Um pequeno assassinato é também um símbolo da linha editorial da Pipoca & Nanquim em trazer obras ou autores pouco conhecidas no Brasil. Obedecendo o critério adotado pela editora, o álbum tem uma bonita textura em capa dura, formato 20,5 x 27,5 cm, papel couché fosco de altíssima gramatura e excelente impressão, na qual a arte e as matizes de Oscar Zárate agradecem para aproximar ao máximo da fidelidade estética.
Vale ressaltar o trabalho de tradução de um autor que usa e abusa de brincadeiras com jogos de palavras e os vários significados que elas possuem para além daquele contexto específico.
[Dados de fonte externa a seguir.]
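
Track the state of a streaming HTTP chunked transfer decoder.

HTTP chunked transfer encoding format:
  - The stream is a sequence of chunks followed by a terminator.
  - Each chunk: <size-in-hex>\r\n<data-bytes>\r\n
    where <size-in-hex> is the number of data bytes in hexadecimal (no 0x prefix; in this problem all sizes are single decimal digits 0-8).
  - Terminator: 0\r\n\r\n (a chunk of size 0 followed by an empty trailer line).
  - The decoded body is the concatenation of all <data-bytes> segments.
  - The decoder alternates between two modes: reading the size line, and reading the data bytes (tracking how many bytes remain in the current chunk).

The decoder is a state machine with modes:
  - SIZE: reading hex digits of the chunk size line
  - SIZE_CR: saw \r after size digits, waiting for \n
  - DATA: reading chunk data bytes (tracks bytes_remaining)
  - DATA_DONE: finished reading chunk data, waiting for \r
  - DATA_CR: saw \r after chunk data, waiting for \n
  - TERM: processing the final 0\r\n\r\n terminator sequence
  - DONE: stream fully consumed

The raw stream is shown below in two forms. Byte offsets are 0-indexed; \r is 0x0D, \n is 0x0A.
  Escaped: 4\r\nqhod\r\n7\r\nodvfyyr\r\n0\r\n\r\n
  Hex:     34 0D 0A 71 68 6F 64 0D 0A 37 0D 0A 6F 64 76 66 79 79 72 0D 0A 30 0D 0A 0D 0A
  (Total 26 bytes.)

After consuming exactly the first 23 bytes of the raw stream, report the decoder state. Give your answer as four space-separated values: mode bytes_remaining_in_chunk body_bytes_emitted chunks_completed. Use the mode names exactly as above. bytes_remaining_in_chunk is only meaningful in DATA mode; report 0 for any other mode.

Byte 0 = '4': mode=SIZE remaining=0 emitted=0 chunks_done=0
Byte 1 = 0x0D: mode=SIZE_CR remaining=0 emitted=0 chunks_done=0
Byte 2 = 0x0A: mode=DATA remaining=4 emitted=0 chunks_done=0
Byte 3 = 'q': mode=DATA remaining=3 emitted=1 chunks_done=0
Byte 4 = 'h': mode=DATA remaining=2 emitted=2 chunks_done=0
Byte 5 = 'o': mode=DATA remaining=1 emitted=3 chunks_done=0
Byte 6 = 'd': mode=DATA_DONE remaining=0 emitted=4 chunks_done=0
Byte 7 = 0x0D: mode=DATA_CR remaining=0 emitted=4 chunks_done=0
Byte 8 = 0x0A: mode=SIZE remaining=0 emitted=4 chunks_done=1
Byte 9 = '7': mode=SIZE remaining=0 emitted=4 chunks_done=1
Byte 10 = 0x0D: mode=SIZE_CR remaining=0 emitted=4 chunks_done=1
Byte 11 = 0x0A: mode=DATA remaining=7 emitted=4 chunks_done=1
Byte 12 = 'o': mode=DATA remaining=6 emitted=5 chunks_done=1
Byte 13 = 'd': mode=DATA remaining=5 emitted=6 chunks_done=1
Byte 14 = 'v': mode=DATA remaining=4 emitted=7 chunks_done=1
Byte 15 = 'f': mode=DATA remaining=3 emitted=8 chunks_done=1
Byte 16 = 'y': mode=DATA remaining=2 emitted=9 chunks_done=1
Byte 17 = 'y': mode=DATA remaining=1 emitted=10 chunks_done=1
Byte 18 = 'r': mode=DATA_DONE remaining=0 emitted=11 chunks_done=1
Byte 19 = 0x0D: mode=DATA_CR remaining=0 emitted=11 chunks_done=1
Byte 20 = 0x0A: mode=SIZE remaining=0 emitted=11 chunks_done=2
Byte 21 = '0': mode=SIZE remaining=0 emitted=11 chunks_done=2
Byte 22 = 0x0D: mode=SIZE_CR remaining=0 emitted=11 chunks_done=2

Answer: SIZE_CR 0 11 2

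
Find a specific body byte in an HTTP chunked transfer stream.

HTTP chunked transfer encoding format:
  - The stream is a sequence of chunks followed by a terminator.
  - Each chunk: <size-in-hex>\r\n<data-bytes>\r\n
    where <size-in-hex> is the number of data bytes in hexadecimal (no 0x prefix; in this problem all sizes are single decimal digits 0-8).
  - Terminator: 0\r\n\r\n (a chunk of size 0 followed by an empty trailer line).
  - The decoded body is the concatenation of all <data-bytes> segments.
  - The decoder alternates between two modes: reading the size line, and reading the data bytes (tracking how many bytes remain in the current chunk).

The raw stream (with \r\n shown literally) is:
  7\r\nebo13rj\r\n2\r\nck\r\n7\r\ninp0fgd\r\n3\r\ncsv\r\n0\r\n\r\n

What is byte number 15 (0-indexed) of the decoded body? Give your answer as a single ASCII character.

Answer: d

Derivation:
Chunk 1: stream[0..1]='7' size=0x7=7, data at stream[3..10]='ebo13rj' -> body[0..7], body so far='ebo13rj'
Chunk 2: stream[12..13]='2' size=0x2=2, data at stream[15..17]='ck' -> body[7..9], body so far='ebo13rjck'
Chunk 3: stream[19..20]='7' size=0x7=7, data at stream[22..29]='inp0fgd' -> body[9..16], body so far='ebo13rjckinp0fgd'
Chunk 4: stream[31..32]='3' size=0x3=3, data at stream[34..37]='csv' -> body[16..19], body so far='ebo13rjckinp0fgdcsv'
Chunk 5: stream[39..40]='0' size=0 (terminator). Final body='ebo13rjckinp0fgdcsv' (19 bytes)
Body byte 15 = 'd'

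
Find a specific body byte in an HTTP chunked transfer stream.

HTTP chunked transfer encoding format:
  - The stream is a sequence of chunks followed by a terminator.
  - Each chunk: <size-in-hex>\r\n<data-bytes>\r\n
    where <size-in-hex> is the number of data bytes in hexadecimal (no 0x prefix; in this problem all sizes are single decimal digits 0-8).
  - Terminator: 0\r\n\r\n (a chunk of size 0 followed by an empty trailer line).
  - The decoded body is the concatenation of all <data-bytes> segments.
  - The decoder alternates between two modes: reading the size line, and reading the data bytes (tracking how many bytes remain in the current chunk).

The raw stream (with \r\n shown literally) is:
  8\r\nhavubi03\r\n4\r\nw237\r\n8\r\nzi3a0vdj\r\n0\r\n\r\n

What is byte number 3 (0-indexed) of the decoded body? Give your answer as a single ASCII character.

Answer: u

Derivation:
Chunk 1: stream[0..1]='8' size=0x8=8, data at stream[3..11]='havubi03' -> body[0..8], body so far='havubi03'
Chunk 2: stream[13..14]='4' size=0x4=4, data at stream[16..20]='w237' -> body[8..12], body so far='havubi03w237'
Chunk 3: stream[22..23]='8' size=0x8=8, data at stream[25..33]='zi3a0vdj' -> body[12..20], body so far='havubi03w237zi3a0vdj'
Chunk 4: stream[35..36]='0' size=0 (terminator). Final body='havubi03w237zi3a0vdj' (20 bytes)
Body byte 3 = 'u'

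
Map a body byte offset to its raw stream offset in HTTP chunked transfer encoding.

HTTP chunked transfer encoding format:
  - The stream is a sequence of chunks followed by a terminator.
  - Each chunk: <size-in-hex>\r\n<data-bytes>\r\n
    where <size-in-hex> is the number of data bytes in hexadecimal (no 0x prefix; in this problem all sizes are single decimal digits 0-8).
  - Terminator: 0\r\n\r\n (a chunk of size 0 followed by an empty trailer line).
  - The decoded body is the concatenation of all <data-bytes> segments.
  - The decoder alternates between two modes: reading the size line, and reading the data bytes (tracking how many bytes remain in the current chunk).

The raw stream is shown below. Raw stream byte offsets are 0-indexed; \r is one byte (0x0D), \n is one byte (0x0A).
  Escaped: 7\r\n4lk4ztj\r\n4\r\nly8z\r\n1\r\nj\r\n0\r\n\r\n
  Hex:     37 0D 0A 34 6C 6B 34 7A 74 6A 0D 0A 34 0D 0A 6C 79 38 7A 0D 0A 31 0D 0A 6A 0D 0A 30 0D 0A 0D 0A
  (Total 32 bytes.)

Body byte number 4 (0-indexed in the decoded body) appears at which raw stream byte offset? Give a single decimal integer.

Chunk 1: stream[0..1]='7' size=0x7=7, data at stream[3..10]='4lk4ztj' -> body[0..7], body so far='4lk4ztj'
Chunk 2: stream[12..13]='4' size=0x4=4, data at stream[15..19]='ly8z' -> body[7..11], body so far='4lk4ztjly8z'
Chunk 3: stream[21..22]='1' size=0x1=1, data at stream[24..25]='j' -> body[11..12], body so far='4lk4ztjly8zj'
Chunk 4: stream[27..28]='0' size=0 (terminator). Final body='4lk4ztjly8zj' (12 bytes)
Body byte 4 at stream offset 7

Answer: 7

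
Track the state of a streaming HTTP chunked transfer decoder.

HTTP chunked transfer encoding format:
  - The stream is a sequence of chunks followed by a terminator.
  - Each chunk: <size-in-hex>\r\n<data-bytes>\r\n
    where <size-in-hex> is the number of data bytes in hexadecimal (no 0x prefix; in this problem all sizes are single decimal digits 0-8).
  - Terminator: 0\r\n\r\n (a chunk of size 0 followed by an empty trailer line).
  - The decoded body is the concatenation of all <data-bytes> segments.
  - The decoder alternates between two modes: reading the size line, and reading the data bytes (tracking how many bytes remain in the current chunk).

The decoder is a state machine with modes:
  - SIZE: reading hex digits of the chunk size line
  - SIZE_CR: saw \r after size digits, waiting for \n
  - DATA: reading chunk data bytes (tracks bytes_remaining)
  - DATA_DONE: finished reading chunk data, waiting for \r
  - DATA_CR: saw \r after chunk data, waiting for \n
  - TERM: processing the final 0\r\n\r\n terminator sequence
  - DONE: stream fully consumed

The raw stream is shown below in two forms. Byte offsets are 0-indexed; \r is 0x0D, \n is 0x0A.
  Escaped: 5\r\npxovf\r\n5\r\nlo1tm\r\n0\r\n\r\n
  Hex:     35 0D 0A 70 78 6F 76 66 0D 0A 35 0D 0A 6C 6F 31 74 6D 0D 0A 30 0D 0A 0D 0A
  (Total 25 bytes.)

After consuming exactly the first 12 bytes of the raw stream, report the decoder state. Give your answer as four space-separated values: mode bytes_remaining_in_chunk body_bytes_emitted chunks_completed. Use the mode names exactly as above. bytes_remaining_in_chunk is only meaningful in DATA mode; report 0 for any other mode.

Byte 0 = '5': mode=SIZE remaining=0 emitted=0 chunks_done=0
Byte 1 = 0x0D: mode=SIZE_CR remaining=0 emitted=0 chunks_done=0
Byte 2 = 0x0A: mode=DATA remaining=5 emitted=0 chunks_done=0
Byte 3 = 'p': mode=DATA remaining=4 emitted=1 chunks_done=0
Byte 4 = 'x': mode=DATA remaining=3 emitted=2 chunks_done=0
Byte 5 = 'o': mode=DATA remaining=2 emitted=3 chunks_done=0
Byte 6 = 'v': mode=DATA remaining=1 emitted=4 chunks_done=0
Byte 7 = 'f': mode=DATA_DONE remaining=0 emitted=5 chunks_done=0
Byte 8 = 0x0D: mode=DATA_CR remaining=0 emitted=5 chunks_done=0
Byte 9 = 0x0A: mode=SIZE remaining=0 emitted=5 chunks_done=1
Byte 10 = '5': mode=SIZE remaining=0 emitted=5 chunks_done=1
Byte 11 = 0x0D: mode=SIZE_CR remaining=0 emitted=5 chunks_done=1

Answer: SIZE_CR 0 5 1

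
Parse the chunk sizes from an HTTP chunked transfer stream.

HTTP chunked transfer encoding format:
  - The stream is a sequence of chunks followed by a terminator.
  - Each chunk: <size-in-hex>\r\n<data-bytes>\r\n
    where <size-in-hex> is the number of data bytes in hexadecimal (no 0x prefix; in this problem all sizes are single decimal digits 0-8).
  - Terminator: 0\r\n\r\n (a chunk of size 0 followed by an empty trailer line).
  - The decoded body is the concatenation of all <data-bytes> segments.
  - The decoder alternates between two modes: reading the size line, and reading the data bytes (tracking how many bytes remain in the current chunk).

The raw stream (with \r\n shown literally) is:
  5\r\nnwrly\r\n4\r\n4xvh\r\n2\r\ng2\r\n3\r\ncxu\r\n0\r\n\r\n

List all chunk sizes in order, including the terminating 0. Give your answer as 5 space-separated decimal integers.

Answer: 5 4 2 3 0

Derivation:
Chunk 1: stream[0..1]='5' size=0x5=5, data at stream[3..8]='nwrly' -> body[0..5], body so far='nwrly'
Chunk 2: stream[10..11]='4' size=0x4=4, data at stream[13..17]='4xvh' -> body[5..9], body so far='nwrly4xvh'
Chunk 3: stream[19..20]='2' size=0x2=2, data at stream[22..24]='g2' -> body[9..11], body so far='nwrly4xvhg2'
Chunk 4: stream[26..27]='3' size=0x3=3, data at stream[29..32]='cxu' -> body[11..14], body so far='nwrly4xvhg2cxu'
Chunk 5: stream[34..35]='0' size=0 (terminator). Final body='nwrly4xvhg2cxu' (14 bytes)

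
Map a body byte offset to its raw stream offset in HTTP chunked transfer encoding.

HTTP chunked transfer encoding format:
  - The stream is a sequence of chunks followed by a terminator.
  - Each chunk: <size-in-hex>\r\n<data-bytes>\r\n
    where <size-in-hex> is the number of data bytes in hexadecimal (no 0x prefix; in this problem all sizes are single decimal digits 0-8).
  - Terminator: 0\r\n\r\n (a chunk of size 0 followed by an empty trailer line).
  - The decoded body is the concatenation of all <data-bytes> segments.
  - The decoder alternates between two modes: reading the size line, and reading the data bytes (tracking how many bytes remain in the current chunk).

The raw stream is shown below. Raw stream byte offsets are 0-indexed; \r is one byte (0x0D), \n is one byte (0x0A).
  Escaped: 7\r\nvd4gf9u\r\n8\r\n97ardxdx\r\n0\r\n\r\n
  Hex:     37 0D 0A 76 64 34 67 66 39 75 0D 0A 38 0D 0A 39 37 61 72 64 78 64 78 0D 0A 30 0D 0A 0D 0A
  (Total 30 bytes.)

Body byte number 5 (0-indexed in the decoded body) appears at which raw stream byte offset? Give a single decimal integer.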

Completa a edição nacional uma entrevista com os autores sobre o processo de produção e o texto introdutório de Carlos Sampayo (roteirista das HQs Coltrane e Billie Holiday) publicada originalmente na versão espanhola de 2002, extras que nunca foram lançados juntos antes.
Há uma ou outra escorregada na revisão – como "encrustradas" –, mas nada tão grave que sobrepuje a qualidade do álbum.
Moore chegou a declarar que Um pequeno assassinato foi "cometido" assim que ele terminou Watchmen, outro "crime", no bom sentido, que é o caso da desconstrução da figura do super-herói.
É mais um exemplo de como os quadrinhos podem ser complexos e entrelaçados de significados, críticas e paralelismos. Tão contundente na mente de quem lê quanto presenciar o momento histórico da queda do Muro de Berlim. Ou de ter vivido para chegar a ver Gorbachev posando em frente ao McDonald's.